[Math] Convex functions lack saddle points

convex optimizationhessian-matrixmultivariable-calculusoptimization

I am reading "Deep Learning" by Ian Goodfellow. At page 86, the author explains how to use the Hessian to evaluate whether a point of a multivariate function is a maximum or a minimum

At a critical point, where $ \nabla_x f(x)=0 $, we can examine the
eigenvalues of the Hessian to determine whether the critical point is
a local maximum, local minimum or saddle point.
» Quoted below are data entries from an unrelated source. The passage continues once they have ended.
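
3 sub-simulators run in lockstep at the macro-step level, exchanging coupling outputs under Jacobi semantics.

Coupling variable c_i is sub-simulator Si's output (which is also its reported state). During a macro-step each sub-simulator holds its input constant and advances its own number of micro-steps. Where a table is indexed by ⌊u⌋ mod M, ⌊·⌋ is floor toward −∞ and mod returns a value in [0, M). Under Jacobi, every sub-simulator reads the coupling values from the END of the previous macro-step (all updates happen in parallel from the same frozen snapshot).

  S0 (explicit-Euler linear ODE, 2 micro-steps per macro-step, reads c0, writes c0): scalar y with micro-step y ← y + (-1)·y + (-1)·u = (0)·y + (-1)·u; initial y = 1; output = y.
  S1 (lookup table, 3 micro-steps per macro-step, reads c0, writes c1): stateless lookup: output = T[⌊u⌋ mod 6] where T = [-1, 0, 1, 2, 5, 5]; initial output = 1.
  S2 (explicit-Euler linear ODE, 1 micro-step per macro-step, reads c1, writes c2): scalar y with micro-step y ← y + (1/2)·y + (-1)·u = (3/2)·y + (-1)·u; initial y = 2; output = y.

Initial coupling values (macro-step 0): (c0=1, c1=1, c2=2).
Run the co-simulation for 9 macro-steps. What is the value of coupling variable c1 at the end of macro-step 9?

macro 1: S0 reads c0=1 → after 2×micro: -1; S1 reads c0=1 → after 3×micro: 0; S2 reads c1=1 → after 1×micro: 2 ⇒ (c0=-1, c1=0, c2=2)
macro 2: S0 reads c0=-1 → after 2×micro: 1; S1 reads c0=-1 → after 3×micro: 5; S2 reads c1=0 → after 1×micro: 3 ⇒ (c0=1, c1=5, c2=3)
macro 3: S0 reads c0=1 → after 2×micro: -1; S1 reads c0=1 → after 3×micro: 0; S2 reads c1=5 → after 1×micro: -1/2 ⇒ (c0=-1, c1=0, c2=-1/2)
macro 4: S0 reads c0=-1 → after 2×micro: 1; S1 reads c0=-1 → after 3×micro: 5; S2 reads c1=0 → after 1×micro: -3/4 ⇒ (c0=1, c1=5, c2=-3/4)
macro 5: S0 reads c0=1 → after 2×micro: -1; S1 reads c0=1 → after 3×micro: 0; S2 reads c1=5 → after 1×micro: -49/8 ⇒ (c0=-1, c1=0, c2=-49/8)
macro 6: S0 reads c0=-1 → after 2×micro: 1; S1 reads c0=-1 → after 3×micro: 5; S2 reads c1=0 → after 1×micro: -147/16 ⇒ (c0=1, c1=5, c2=-147/16)
macro 7: S0 reads c0=1 → after 2×micro: -1; S1 reads c0=1 → after 3×micro: 0; S2 reads c1=5 → after 1×micro: -601/32 ⇒ (c0=-1, c1=0, c2=-601/32)
macro 8: S0 reads c0=-1 → after 2×micro: 1; S1 reads c0=-1 → after 3×micro: 5; S2 reads c1=0 → after 1×micro: -1803/64 ⇒ (c0=1, c1=5, c2=-1803/64)
macro 9: S0 reads c0=1 → after 2×micro: -1; S1 reads c0=1 → after 3×micro: 0; S2 reads c1=5 → after 1×micro: -6049/128 ⇒ (c0=-1, c1=0, c2=-6049/128)

c1 at macro-step 9 = 0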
When the Hessian is
positive definite (all its eigenvalues are positive), the point is a
local minimum. […] Likewise when the Hessian is negative (all its
eigenvalues are negative), the point is a local maximum. In multiple
dimensions, it is actually possible to find positive evidence of
saddle points in some cases. When at least one eigenvalue is positive
and at least one eigenvalue is negative, we know that $x$ is a local
maximum on one cross section of $f$ but a local minimum on another
cross-section. […] The test is inconclusive whenever all the nonzero
eigenvalues have the same sign but at least one eigenvalue is zero.
This is because the univariate second derivative test is inconclusive
in the cross section corresponding to the zero eigenvalue

So far so good. At page 89 it talks about convex optimization, and says that:

Convex functions – functions for which the Hessian is positive
semi-definite everywhere [..] are well-behaved because they lack
saddle points

But if the Hessian is positive-semidefinite, it means that some eigenvalues may be zero, while the others are positive. I thought that "whenever all the nonzero
eigenvalues have the same sign but at least one eigenvalue is zero" the test was inconclusive. So why does it says that they surely lack saddle points?

Best Answer

One property of a differentiable convex function $f:\mathbb R^n \to \mathbb R$ is that if $a \in \mathbb R^n$ then $$ f(x) \geq f(a) + \langle \nabla f(a), x-a\rangle $$ for all $x \in \mathbb R^n$. It follows that if $\nabla f(a) = 0$ then $a$ is a global minimizer of $f$.